Ignoring Halecki’s later career, his family background is a fascinating microcosm of family life in the late Austro-Hungarian Empire. As famous as it became for its nationalities conflicts, multilingualism, mixed marriages, national apostasy and indifference were all central to life in the Austro-Hungarian fin de siècle too.
Halecki was born in Vienna in 1891. His father was a field marshal in the Austro-Hungarian army and his mother was a Croatian noblewoman named Leopoldina Delimanić. When the elder Halecki died in 1903, the family moved to Krakow, where Halecki finished school and university. Despite what might be assumed from his father’s name, or his mother’s background, the family language was German. Halecki corresponded with his mother in German her whole life, even if she probably learned at least some Polish over the decades she lived in Krakow.
This was presumably the family language more generally, since German was also the language the elder Halecki and his wife (who was eighteen years younger than him) used. Not only did he not speak Croatian, but he did not even know Polish despite priding himself on being a Polish nobleman, whose family originated from eastern Galicia (today’s Ukraine).
The Delimanići were an old Slavonian noble family with a long tradition of state service on the local level.
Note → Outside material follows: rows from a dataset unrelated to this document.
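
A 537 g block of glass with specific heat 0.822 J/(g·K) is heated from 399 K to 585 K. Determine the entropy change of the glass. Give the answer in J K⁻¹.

ΔS = ∫dQ_rev/T = m c ln(T₂/T₁) = 537 × 0.822 × ln(585/399) = 169 J/K.

ΔS = 169 J/K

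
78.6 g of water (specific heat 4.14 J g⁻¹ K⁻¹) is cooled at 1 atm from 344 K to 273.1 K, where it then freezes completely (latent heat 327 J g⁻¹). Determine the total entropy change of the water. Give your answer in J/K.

ΔS = -169 J/K

Cooling step: ΔS₁ = m c ln(T_tr/T_i) = 78.6 × 4.14 × ln(273.1/344) = -75.1 J/K.
Phase change: ΔS₂ = −mL/T_tr = −78.6 × 327 / 273.1 = -94.11 J/K.
ΔS_total = (-75.1) + (-94.11) = -169 J/K.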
According to Agičić the family was spread out across three main cities by the time Halecki was born: Graz, Vienna, and Osijek (or Esseg/Essek in German). The last of these was where the elder Halecki served. Long part of the Habsburg Military Frontier, it was the most German city in Croatia. In 1900 it still boasted a German(-speaking) majority, while a majority of Croatians living there similarly spoke German according to the 1910 census.
The multinational character of the Austro-Hungarian Empire, particularly of its loyal military-bureaucratic elite is striking not just in Leopoldina’s marriage with the elder Halecki, but through all her sisters’ marriages too. The oldest, Helena, married one Ignaz Jankovics von Csalam (the name indicating Slavic descent but Hungarian identity); Marija firstly to a Serbian Obrenović and then Graz native Franz Freiherr von Wolkensperg; Stefanija to one Albin Seemann von Treuenwart; and the youngest, Marta, to Julius Rukavina von Vezinovac. All of these husbands were officers. Only one sister, Ana, married an engineer (though still a noble) called Wilhelm Ritter Ozorins Bukowski. The name suggests Polish origin, though it is possible that like the elder Halecki he was a German speaker.
If Halecki’s father had not died when he was a boy the family might never have moved on to Krakow. Oskar Halecki might not have ended up a Polish historian at all. Indeed, if the year his father died was not so volatile in Croatia and the wider Balkans, Leopoldina might have chosen to return to her homeland with her young son instead. Halecki then might, like Emilij Laszowski, ended up a Croatian of Polish descent rather than a Pole of Croatian descent.
But as was the case for many brilliant minds that emerged from the late Austro-Hungarian Empire, history conspired to him an American. Halecki fled Nazi-occupied Europe in 1940 never to return. He died in White Plains, New York in 1973 after decades spent as a professor at various American universities.